Speculation has always surrounded the death of the 46-year-old former world champion. And the theory that he could have been responsible for the crimes dubbed the Hammersmith Nude Murders had been advanced – and dismissed – before.

But former Daily Echo reporter Michael Litchfield says he saw a piece of evidence that might clinch it – a transcript of a confession by the boxer himself.

“He was a brave and fearless fighter but he went bad,” said Mr Litchfield.

The former Sun journalist says he has known about the confession since the 1960s but could not reveal it while his police source was still alive.

“I didn’t think would live long enough to be able to write this,” he said.

“I basically knew the truth but couldn’t write it because of all the legal impediments.”

Freddie Mills was born in 1919 at Terrace Road, Bournemouth, and went to St Michael’s School. At 14, he became an apprentice milkman, and took up boxing the following year.

Mills won the light heavyweight world title by defeating Gus Lesvenitch in 1947, holding it for two years. In an era when boxing was massively popular, he became a big celebrity, appearing in two Carry On films and hosting the BBC pop music show Six-Five Special.

On the evening of July 24, 1965, when the Beatles were on the Morecambe and Wise show, Mills was in good spirits, twisting in the kitchen with his elder daughter, his wife recalled. In the early hours of the following morning, a nightclub doorman found him dead in his car, with a borrowed rifle lying nearby.

Michael Litchfield believes Mills had planned his own death as a way of escaping arrest for seven killings.

A succession of young women had been found dead on London wasteland in 1964 and early 1965. Teeth had been knocked out and several victims had been sexually assaulted.

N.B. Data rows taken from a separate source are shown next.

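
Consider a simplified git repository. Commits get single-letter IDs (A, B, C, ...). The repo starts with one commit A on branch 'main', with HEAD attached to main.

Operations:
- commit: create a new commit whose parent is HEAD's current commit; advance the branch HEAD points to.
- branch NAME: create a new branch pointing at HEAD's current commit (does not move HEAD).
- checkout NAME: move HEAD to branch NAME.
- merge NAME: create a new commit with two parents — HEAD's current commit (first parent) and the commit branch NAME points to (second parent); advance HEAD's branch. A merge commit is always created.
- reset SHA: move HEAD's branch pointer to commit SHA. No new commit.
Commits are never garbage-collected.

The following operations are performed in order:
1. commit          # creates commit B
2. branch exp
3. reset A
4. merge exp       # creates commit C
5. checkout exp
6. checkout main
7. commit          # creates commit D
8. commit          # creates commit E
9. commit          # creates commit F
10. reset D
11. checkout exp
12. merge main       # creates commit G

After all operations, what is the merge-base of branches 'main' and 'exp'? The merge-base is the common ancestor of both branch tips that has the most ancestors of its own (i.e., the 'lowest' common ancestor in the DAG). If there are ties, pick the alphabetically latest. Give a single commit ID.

Answer: D

Derivation:
After op 1 (commit): HEAD=main@B [main=B]
After op 2 (branch): HEAD=main@B [exp=B main=B]
After op 3 (reset): HEAD=main@A [exp=B main=A]
After op 4 (merge): HEAD=main@C [exp=B main=C]
After op 5 (checkout): HEAD=exp@B [exp=B main=C]
After op 6 (checkout): HEAD=main@C [exp=B main=C]
After op 7 (commit): HEAD=main@D [exp=B main=D]
After op 8 (commit): HEAD=main@E [exp=B main=E]
After op 9 (commit): HEAD=main@F [exp=B main=F]
After op 10 (reset): HEAD=main@D [exp=B main=D]
After op 11 (checkout): HEAD=exp@B [exp=B main=D]
After op 12 (merge): HEAD=exp@G [exp=G main=D]
ancestors(main=D): ['A', 'B', 'C', 'D']
ancestors(exp=G): ['A', 'B', 'C', 'D', 'G']
common: ['A', 'B', 'C', 'D']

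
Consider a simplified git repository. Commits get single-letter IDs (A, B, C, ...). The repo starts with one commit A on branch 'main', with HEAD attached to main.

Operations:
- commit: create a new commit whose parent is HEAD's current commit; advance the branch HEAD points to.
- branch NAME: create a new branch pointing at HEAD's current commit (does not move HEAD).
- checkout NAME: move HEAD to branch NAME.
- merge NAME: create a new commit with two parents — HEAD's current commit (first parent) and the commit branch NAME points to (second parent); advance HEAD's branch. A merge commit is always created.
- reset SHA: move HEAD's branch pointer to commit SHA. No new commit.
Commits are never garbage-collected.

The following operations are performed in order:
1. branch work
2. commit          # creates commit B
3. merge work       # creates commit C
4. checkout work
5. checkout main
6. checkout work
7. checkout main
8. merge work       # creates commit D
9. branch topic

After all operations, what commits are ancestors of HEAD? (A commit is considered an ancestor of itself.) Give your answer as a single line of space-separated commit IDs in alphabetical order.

Answer: A B C D

Derivation:
After op 1 (branch): HEAD=main@A [main=A work=A]
After op 2 (commit): HEAD=main@B [main=B work=A]
After op 3 (merge): HEAD=main@C [main=C work=A]
After op 4 (checkout): HEAD=work@A [main=C work=A]
After op 5 (checkout): HEAD=main@C [main=C work=A]
After op 6 (checkout): HEAD=work@A [main=C work=A]
After op 7 (checkout): HEAD=main@C [main=C work=A]
After op 8 (merge): HEAD=main@D [main=D work=A]
After op 9 (branch): HEAD=main@D [main=D topic=D work=A]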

Mr Litchfield says Mills was well-known for his dark side. His car was spotted several times in the red light districts of West London during the Hammersmith investigating and he had approached policewomen who had been posing as prostitutes. “His requirements were very specific and unnatural, very much in line with how the victims died,” he said.

Chief Superintendent John Du Rose of Scotland Yard took over responsibility for the investigation when the sixth victim, Bridget O’Hara, was found in February 1965.

Mr Litchfield claims that the net was closing in on Mills, who arranged a meeting with Du Rose at the London HQ of the Freemasons.

There, Mills confessed, and the men agreed he would turn himself in, pleading guilty to manslaughter on the grounds that he did not intend to kill the women, Mr Litchfield says. He asked for a short period to put his affairs in order.

Mills trusted his fellow mason, but the policeman was secretly recording the conversation, says Mr Litchfield – and the author says he was shown a transcript of the confession by his police source, Detective Sgt Bob Berry.

He is convinced the transcript was genuine and “99 per cent” certain that Mills must have been the killer.

“It seemed absolutely natural and it also seemed to fit totally with the crimes and events that followed,” he added.

Du Rose said the prime suspect was Mungo Ireland, a security guard who committed suicide shortly before Mills’s death. But Mr Litchfield it was a ploy to close the case.

“He was a convenient patsy. Bob told me his name was unknown to the murder squad. He had never been a suspect,” he said.

Perhaps even more bizarre is Mr Litchfield’s account of Mills’s death – relayed to him by his police source, who, he says, heard it from notorious gangster ‘Mad’ Frankie Fraser.

After his meeting with Du Rose, Mills went straight to the Kray twins – the powerful East End gangsters he had known through his London night club.

He offered them £1,000 to arrange his death – on the understanding that it would be quick and he would not know exactly when it would happen.

He Krays gave the job to hitman Jimmy Moody, while Mills borrowed a rifle and left it in the boot of his car. Moody wasted little time in getting the job done.

An inquest recorded a suicide verdict, although an ambulance man said the rifle was found out of Mills’s reach.

The book may be controversial for besmirching the name of a hero who was known for his amiable public image.

But Mr Litchfield is convinced of its truth – and believes boxing could have been responsible for Mills’s dark side.

“In those days fights wouldn’t have been stopped like they would be today and he took such a heck of a battering in his head,” he said.

“In fairness to him, one has to say that he was mentally knocked off kilter by all the blows that he had taken.”

The Secret Life of Freddie Mills is published tomorrow by John Blake Publishing at £7.99.